State agencies must get approval from the General Assembly before acquiring an UAV. If an agency at a county, city, or local government level would like to acquire an UAV, that agency must get approval by the county board of supervisors, city council, or other supervisory legislative body that oversees the political subdivision. Beginning June 30, 2015, and every June 30 thereafter, each agency that uses an UAV must provide the
following information to the Department of Public Safety:

  •  The number of instances the UAV was used and the purpose of each use.
  •  The number of crime investigations aided by the UAV and a description of how the UAV aided each investigation.
  •  The number of instances an UAV was used for purposes other than criminal investigations and a description of how the UAV aided in those purposes.
  •  The annual cost of that agency’s UAV program.
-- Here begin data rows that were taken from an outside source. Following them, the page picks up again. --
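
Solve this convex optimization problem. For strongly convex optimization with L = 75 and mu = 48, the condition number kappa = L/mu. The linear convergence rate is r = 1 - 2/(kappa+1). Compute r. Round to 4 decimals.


Step 1: Compute the condition number.
kappa = L/mu = 75/48 = 1.5625
Step 2: Compute the convergence rate.
r = 1 - 2/(kappa + 1) = 1 - 2*mu/(L + mu) = (L - mu)/(L + mu) = 27/123 = 0.2195


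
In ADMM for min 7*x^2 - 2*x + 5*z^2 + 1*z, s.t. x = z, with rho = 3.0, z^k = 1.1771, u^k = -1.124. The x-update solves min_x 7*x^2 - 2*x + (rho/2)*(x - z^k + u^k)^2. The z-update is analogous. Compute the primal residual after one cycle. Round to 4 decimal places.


ADMM iteration with rho = 3.0, z^k = 1.1771, u^k = -1.124
Step 1: x-update.
Minimize 7*x^2 - 2*x + (3.0/2)*(x - 1.1771 - 1.124)^2
FOC: (2*7 + 3.0)*x = 2 + 3.0*(1.1771 + 1.124)
x^{k+1} = 0.5237
Step 2: z-update.
Minimize 5*z^2 + 1*z + (3.0/2)*(0.5237 - z - 1.124)^2
FOC: (2*5 + 3.0)*z = -1 + 3.0*(0.5237 - 1.124)
z^{k+1} = -0.2154
Step 3: u-update.
u^{k+1} = -1.124 + 0.5237 + 0.2154 = -0.3848
Step 4: Primal residual = |0.5237 + 0.2154| = 0.7392


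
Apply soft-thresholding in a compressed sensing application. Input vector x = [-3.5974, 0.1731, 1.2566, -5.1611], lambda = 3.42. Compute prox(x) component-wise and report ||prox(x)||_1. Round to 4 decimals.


Soft-thresholding with lambda = 3.42:
prox(-3.5974) = sign(-3.5974)*max(|-3.5974| - 3.42, 0) = -0.1774
prox(0.1731) = sign(0.1731)*max(|0.1731| - 3.42, 0) = 0.0
prox(1.2566) = sign(1.2566)*max(|1.2566| - 3.42, 0) = 0.0
prox(-5.1611) = sign(-5.1611)*max(|-5.1611| - 3.42, 0) = -1.7411
prox(x) = [-0.1774, 0.0, 0.0, -1.7411]
||prox(x)||_1 = 0.1774 + 0.0 + 0.0 + 1.7411 = 1.9185


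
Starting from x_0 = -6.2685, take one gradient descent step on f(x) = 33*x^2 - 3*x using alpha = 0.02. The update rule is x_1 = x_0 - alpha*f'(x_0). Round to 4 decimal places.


We compute the gradient at x_0 and apply the update.
f'(x) = 66*x - 3
f'(-6.2685) = 66*-6.2685 - 3 = -416.721
x_1 = -6.2685 - 0.02*-416.721 = 2.0659


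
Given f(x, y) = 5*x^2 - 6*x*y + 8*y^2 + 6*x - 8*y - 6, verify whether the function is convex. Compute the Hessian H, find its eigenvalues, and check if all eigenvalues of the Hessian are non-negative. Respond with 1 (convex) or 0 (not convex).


The Hessian of f(x,y) = 5*x^2 - 6*x*y + 8*y^2 + 6*x - 8*y - 6 is:
H = [[10, -6], [-6, 16]]
Trace = 10 + 16 = 26
Determinant = 10*16 - (-6)^2 = 124
Discriminant = (26)^2 - 4*124 = 180.0
Eigenvalues: lambda_1 = 6.2918, lambda_2 = 19.7082
The function is convex.

1


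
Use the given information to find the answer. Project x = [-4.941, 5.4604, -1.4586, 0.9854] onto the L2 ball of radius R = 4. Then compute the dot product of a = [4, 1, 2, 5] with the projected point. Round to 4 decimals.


Step 1: Compute ||x|| (intermediates to 6 decimals).
||x|| = sqrt((-4.941)^2 + 5.4604^2 + (-1.4586)^2 + 0.9854^2) = 7.571524
Step 2: Project.
Since ||x|| > R, scale = R/||x|| = 4/7.571524 = 0.528295, proj(x) = scale * x
proj(x) = [-2.610306, 2.884702, -0.770571, 0.520582]
Step 3: Dot product.
a^T * proj(x) = 4*(-2.610306) + 1*2.884702 + 2*(-0.770571) + 5*0.520582 = -6.4948


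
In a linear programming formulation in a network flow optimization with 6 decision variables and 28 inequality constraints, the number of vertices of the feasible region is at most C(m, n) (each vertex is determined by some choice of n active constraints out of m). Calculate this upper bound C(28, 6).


Each vertex corresponds to some choice of n active constraints out of m, so the number of vertices is at most C(m, n) = m! / (n!(m-n)!).
m = 28, n = 6
Numerator: 28 * 27 * 26 * 25 * 24 * 23
Denominator: 6! = 720
C(28, 6) = 376740


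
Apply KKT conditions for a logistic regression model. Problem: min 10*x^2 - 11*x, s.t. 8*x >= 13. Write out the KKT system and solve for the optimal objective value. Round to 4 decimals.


Step 1: Try lambda = 0 (constraint inactive).
x_unc = 11/(2*10) = 0.55
Check: 8*0.55 = 4.4 < 13 -- violated!
Step 2: Constraint must be active: 8*x = 13
x* = 13/8 = 1.625
lambda = (2*10*1.625 - 11)/8 = 2.6875
Step 3: Compute optimal value.
f(x*) = 10*1.625^2 - 11*1.625 = 8.5313


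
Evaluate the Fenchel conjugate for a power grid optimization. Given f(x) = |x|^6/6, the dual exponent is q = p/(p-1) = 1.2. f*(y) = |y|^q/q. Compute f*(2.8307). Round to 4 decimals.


The conjugate exponent q satisfies 1/p + 1/q = 1.
p = 6, so q = 6/(6 - 1) = 1.2
|y|^q = 2.8307^1.2 = 3.4856
f*(2.8307) = 3.4856 / 1.2 = 2.9046


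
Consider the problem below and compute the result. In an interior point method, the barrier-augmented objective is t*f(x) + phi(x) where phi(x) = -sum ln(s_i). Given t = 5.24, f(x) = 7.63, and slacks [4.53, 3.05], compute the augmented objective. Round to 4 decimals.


Step 1: Compute log-barrier.
ln values: [1.5107, 1.1151]
phi = -(1.5107 + 1.1151) = -2.6259
Step 2: Compute augmented objective.
t*f(x) = 5.24*7.63 = 39.9812
Total = 39.9812 - 2.6259 = 37.3553


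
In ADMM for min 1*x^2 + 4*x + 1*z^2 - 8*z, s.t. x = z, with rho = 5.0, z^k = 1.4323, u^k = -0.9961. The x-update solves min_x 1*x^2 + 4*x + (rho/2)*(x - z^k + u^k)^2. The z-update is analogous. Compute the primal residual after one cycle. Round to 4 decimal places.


ADMM iteration with rho = 5.0, z^k = 1.4323, u^k = -0.9961
Step 1: x-update.
Minimize 1*x^2 + 4*x + (5.0/2)*(x - 1.4323 - 0.9961)^2
FOC: (2*1 + 5.0)*x = -4 + 5.0*(1.4323 + 0.9961)
x^{k+1} = 1.1631
Step 2: z-update.
Minimize 1*z^2 - 8*z + (5.0/2)*(1.1631 - z - 0.9961)^2
FOC: (2*1 + 5.0)*z = 8 + 5.0*(1.1631 - 0.9961)
z^{k+1} = 1.2622
Step 3: u-update.
u^{k+1} = -0.9961 + 1.1631 - 1.2622 = -1.0951
Step 4: Primal residual = |1.1631 - 1.2622| = 0.099


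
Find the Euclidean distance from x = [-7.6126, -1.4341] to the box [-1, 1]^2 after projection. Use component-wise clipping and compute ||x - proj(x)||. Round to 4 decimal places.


Project each component onto [-1, 1].
clip(-7.6126) = -1.0, clip(-1.4341) = -1.0
Projection = [-1.0, -1.0]
Squared diffs: [43.7265, 0.1884]
Distance = sqrt(43.9149) = 6.6268


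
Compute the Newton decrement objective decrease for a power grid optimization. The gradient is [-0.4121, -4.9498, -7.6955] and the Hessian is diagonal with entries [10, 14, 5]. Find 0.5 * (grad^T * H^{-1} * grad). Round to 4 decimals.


Step 1: H is diagonal, so H^(-1) * g = [-0.0412, -0.3536, -1.5391].
Step 2: g^T H^(-1) g = sum_i g_i^2 / H_ii
  = (-0.4121)^2/10 + (-4.9498)^2/14 + (-7.6955)^2/5
  = 0.017 + 1.75 + 11.8441 = 13.6112
Step 3: Objective decrease = 0.5 * g^T H^(-1) g = 6.8056


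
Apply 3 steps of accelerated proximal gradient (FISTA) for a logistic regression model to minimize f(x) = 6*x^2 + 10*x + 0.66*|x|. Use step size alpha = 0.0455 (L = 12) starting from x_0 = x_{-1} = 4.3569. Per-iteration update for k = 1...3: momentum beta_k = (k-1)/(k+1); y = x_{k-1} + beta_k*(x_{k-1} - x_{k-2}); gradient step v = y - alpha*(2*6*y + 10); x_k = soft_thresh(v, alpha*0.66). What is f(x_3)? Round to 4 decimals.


FISTA on f(x) = 6*x^2 + 10*x + 0.66*|x|
L = 12, alpha = 0.0455
Iteration 1: beta = 0.0, y = 4.3569 + 0.0*(4.3569 - 4.3569) = 4.3569
  grad(y) = 62.2828, v = y - alpha*grad = 1.523
  prox(v) = soft_thresh(1.523, 0.03) = 1.493
Iteration 2: beta = 0.3333, y = 1.493 + 0.3333*(1.493 - 4.3569) = 0.5384
  grad(y) = 16.4604, v = y - alpha*grad = -0.2106
  prox(v) = soft_thresh(-0.2106, 0.03) = -0.1805
Iteration 3: beta = 0.5, y = -0.1805 + 0.5*(-0.1805 - 1.493) = -1.0173
  grad(y) = -2.2079, v = y - alpha*grad = -0.9169
  prox(v) = soft_thresh(-0.9169, 0.03) = -0.8868
f(x_3) = 6*(-0.8868)^2 + 10*(-0.8868) + 0.66*|-0.8868| = -3.5642


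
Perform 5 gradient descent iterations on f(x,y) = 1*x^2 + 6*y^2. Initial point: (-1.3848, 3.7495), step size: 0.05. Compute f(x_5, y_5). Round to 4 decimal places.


Gradient descent on f(x,y) = 1*x^2 + 6*y^2.
Starting point: (-1.3848, 3.7495), alpha = 0.05
Step 1: grad_x = 2*1*-1.3848 = -2.7696, grad_y = 2*6*3.7495 = 44.994
  x_1 = -1.3848 - 0.05*-2.7696 = -1.2463
  y_1 = 3.7495 - 0.05*44.994 = 1.4998
Step 2: grad_x = 2*1*-1.2463 = -2.4926, grad_y = 2*6*1.4998 = 17.9976
  x_2 = -1.2463 - 0.05*-2.4926 = -1.1217
  y_2 = 1.4998 - 0.05*17.9976 = 0.5999
Step 3: grad_x = 2*1*-1.1217 = -2.2434, grad_y = 2*6*0.5999 = 7.199
  x_3 = -1.1217 - 0.05*-2.2434 = -1.0095
  y_3 = 0.5999 - 0.05*7.199 = 0.24
Step 4: grad_x = 2*1*-1.0095 = -2.019, grad_y = 2*6*0.24 = 2.8796
  x_4 = -1.0095 - 0.05*-2.019 = -0.9086
  y_4 = 0.24 - 0.05*2.8796 = 0.096
Step 5: grad_x = 2*1*-0.9086 = -1.8171, grad_y = 2*6*0.096 = 1.1518
  x_5 = -0.9086 - 0.05*-1.8171 = -0.8177
  y_5 = 0.096 - 0.05*1.1518 = 0.0384
f(-0.8177, 0.0384) = 1*(-0.8177)^2 + 6*0.0384^2 = 0.6775


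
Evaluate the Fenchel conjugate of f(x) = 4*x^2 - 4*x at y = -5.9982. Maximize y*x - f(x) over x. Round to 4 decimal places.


f*(y) = sup_x {y*x - a*x^2 - b*x} = sup_x {(y-b)*x - a*x^2}
FOC: (y - b) - 2a*x = 0 => x* = (y - b)/(2a)
x* = (-5.9982 + 4)/(2*4) = -0.2498
f*(-5.9982) = (y-b)^2/(4a) = (-5.9982 + 4)^2/(4*4)
= 3.9928/16 = 0.2496


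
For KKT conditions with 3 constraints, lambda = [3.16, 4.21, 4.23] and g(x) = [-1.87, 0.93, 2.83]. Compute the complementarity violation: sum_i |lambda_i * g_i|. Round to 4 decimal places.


KKT complementary slackness check:
lambda_1 * g_1 = 3.16 * -1.87 = -5.9092
lambda_2 * g_2 = 4.21 * 0.93 = 3.9153
lambda_3 * g_3 = 4.23 * 2.83 = 11.9709
Total violation = 5.9092 + 3.9153 + 11.9709 = 21.7954


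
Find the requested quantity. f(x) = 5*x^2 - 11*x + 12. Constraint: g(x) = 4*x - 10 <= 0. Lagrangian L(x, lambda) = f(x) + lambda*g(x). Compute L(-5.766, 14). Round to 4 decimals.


Step 1: Evaluate f(x).
f(-5.766) = 5*(-5.766)^2 - 11*(-5.766) + 12 = 241.6598
Step 2: Evaluate g(x).
g(-5.766) = 4*-5.766 - 10 = -33.064
Step 3: Compute Lagrangian.
L = 241.6598 + 14*-33.064 = -221.2362


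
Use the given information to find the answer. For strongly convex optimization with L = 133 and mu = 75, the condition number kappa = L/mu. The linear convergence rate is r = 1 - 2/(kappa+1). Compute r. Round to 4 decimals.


Step 1: Compute the condition number.
kappa = L/mu = 133/75 = 1.7733
Step 2: Compute the convergence rate.
r = 1 - 2/(kappa + 1) = 1 - 2*mu/(L + mu) = (L - mu)/(L + mu) = 58/208 = 0.2788


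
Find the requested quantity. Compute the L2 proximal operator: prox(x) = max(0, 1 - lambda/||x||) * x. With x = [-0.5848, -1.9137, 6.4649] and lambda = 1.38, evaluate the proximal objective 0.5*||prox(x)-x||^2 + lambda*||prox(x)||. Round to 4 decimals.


Step 1: Compute ||x||.
||x|| = 6.7675
Step 2: Compute scaling factor.
scale = max(0, 1 - 1.38/6.7675) = 0.7961
Step 3: prox(x) = [-0.4656, -1.5235, 5.1466]
||prox(x)|| = 5.3875
Step 4: Proximal objective.
0.5*||prox-x||^2 = 0.9522
lambda*||prox|| = 7.4348
Total = 8.387


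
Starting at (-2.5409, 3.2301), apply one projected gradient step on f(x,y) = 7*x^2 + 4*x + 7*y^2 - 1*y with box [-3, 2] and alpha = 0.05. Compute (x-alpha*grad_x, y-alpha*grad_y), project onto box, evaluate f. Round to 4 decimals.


Step 1: Compute gradient at (-2.5409, 3.2301).
grad_x = 2*7*-2.5409 + 4 = -31.5726
grad_y = 2*7*3.2301 - 1 = 44.2214
Step 2: Gradient step.
x_raw = -2.5409 - 0.05*-31.5726 = -0.9623
y_raw = 3.2301 - 0.05*44.2214 = 1.019
Step 3: Project onto [-3, 2].
x_proj = clip(-0.9623) = -0.9623
y_proj = clip(1.019) = 1.019
Step 4: Evaluate f.
f(-0.9623, 1.019) = 8.8826


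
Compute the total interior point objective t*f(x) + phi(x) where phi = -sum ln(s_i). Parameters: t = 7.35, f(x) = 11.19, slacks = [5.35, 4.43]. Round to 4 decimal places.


Step 1: Compute log-barrier.
ln values: [1.6771, 1.4884]
phi = -(1.6771 + 1.4884) = -3.1655
Step 2: Compute augmented objective.
t*f(x) = 7.35*11.19 = 82.2465
Total = 82.2465 - 3.1655 = 79.081


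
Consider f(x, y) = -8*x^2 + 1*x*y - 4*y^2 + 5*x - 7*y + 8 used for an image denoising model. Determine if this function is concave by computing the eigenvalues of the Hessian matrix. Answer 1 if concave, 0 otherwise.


The Hessian of f(x,y) = -8*x^2 + 1*x*y - 4*y^2 + 5*x - 7*y + 8 is:
H = [[-16, 1], [1, -8]]
Trace = -16 - 8 = -24
Determinant = -16*-8 - (1)^2 = 127
Discriminant = (-24)^2 - 4*127 = 68.0
Eigenvalues: lambda_1 = -16.1231, lambda_2 = -7.8769
The function is concave.

1


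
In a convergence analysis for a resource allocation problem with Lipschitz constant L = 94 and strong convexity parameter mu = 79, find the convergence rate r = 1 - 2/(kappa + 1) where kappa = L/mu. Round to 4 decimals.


Step 1: Compute the condition number.
kappa = L/mu = 94/79 = 1.1899
Step 2: Compute the convergence rate.
r = 1 - 2/(kappa + 1) = 1 - 2*mu/(L + mu) = (L - mu)/(L + mu) = 15/173 = 0.0867


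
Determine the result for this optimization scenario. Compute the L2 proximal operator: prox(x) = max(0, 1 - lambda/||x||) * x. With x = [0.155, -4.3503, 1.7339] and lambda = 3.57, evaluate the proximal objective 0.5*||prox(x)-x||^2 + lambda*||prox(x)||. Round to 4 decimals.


Step 1: Compute ||x||.
||x|| = 4.6857
Step 2: Compute scaling factor.
scale = max(0, 1 - 3.57/4.6857) = 0.2381
Step 3: prox(x) = [0.0369, -1.0358, 0.4128]
||prox(x)|| = 1.1157
Step 4: Proximal objective.
0.5*||prox-x||^2 = 6.3725
lambda*||prox|| = 3.983
Total = 10.3554


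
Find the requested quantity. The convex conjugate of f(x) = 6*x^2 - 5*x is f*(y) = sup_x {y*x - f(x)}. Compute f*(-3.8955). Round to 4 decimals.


f*(y) = sup_x {y*x - a*x^2 - b*x} = sup_x {(y-b)*x - a*x^2}
FOC: (y - b) - 2a*x = 0 => x* = (y - b)/(2a)
x* = (-3.8955 + 5)/(2*6) = 0.092
f*(-3.8955) = (y-b)^2/(4a) = (-3.8955 + 5)^2/(4*6)
= 1.2199/24 = 0.0508


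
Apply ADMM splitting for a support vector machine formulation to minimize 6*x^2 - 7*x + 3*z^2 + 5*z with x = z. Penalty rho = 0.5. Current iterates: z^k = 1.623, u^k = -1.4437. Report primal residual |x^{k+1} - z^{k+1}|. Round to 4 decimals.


ADMM iteration with rho = 0.5, z^k = 1.623, u^k = -1.4437
Step 1: x-update.
Minimize 6*x^2 - 7*x + (0.5/2)*(x - 1.623 - 1.4437)^2
FOC: (2*6 + 0.5)*x = 7 + 0.5*(1.623 + 1.4437)
x^{k+1} = 0.6827
Step 2: z-update.
Minimize 3*z^2 + 5*z + (0.5/2)*(0.6827 - z - 1.4437)^2
FOC: (2*3 + 0.5)*z = -5 + 0.5*(0.6827 - 1.4437)
z^{k+1} = -0.8278
Step 3: u-update.
u^{k+1} = -1.4437 + 0.6827 + 0.8278 = 0.0667
Step 4: Primal residual = |0.6827 + 0.8278| = 1.5104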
Beginning January 15, 2016, and every January 15 thereafter the Dept. of Public Safety must compile the information submitted by the agencies and present a detailed report to the Legislature’s Oversight Committee.

Personal Use

It is illegal for a person to use an UAV to capture an image of individual or private property with the intent to conduct surveillance, or to stalk, follow, or intimidate another person. If the person has given permission for their image to be captured or to have their image received, than nothing illegal is taking place. The use of an UAV that is equipped to either emit a peculiar sound or excessive noise, spray a liquid or a gas, or
drop an object over real property is illegal unless permission is obtained by the owner or tenant of the real

The bill has the following criminal penalties for persons who violate the laws associated with UAVs:

  • Aggravated misdemeanor if the person violates this law.
  •  Class D felony if the person violates this law and causes serious injury to another.
  •  Class C felony if the person violates this law and causes death to another person.

Agricultural Production

Section 4 of the bill makes it illegal for a person to use an UAV to commit the following actions, which are already illegal without the consent of the owner:

  •  Exercise control over an animal facility including property of the animal facility, or an animal maintained at an animal facility, with intent to deprive the animal facility of an animal or property.
  •  Enter onto or into an animal facility, or remain on or in an animal facility, if the person has notice that the facility is not open to the public and has the intent to do specific items which are spelled out in chapter 717A.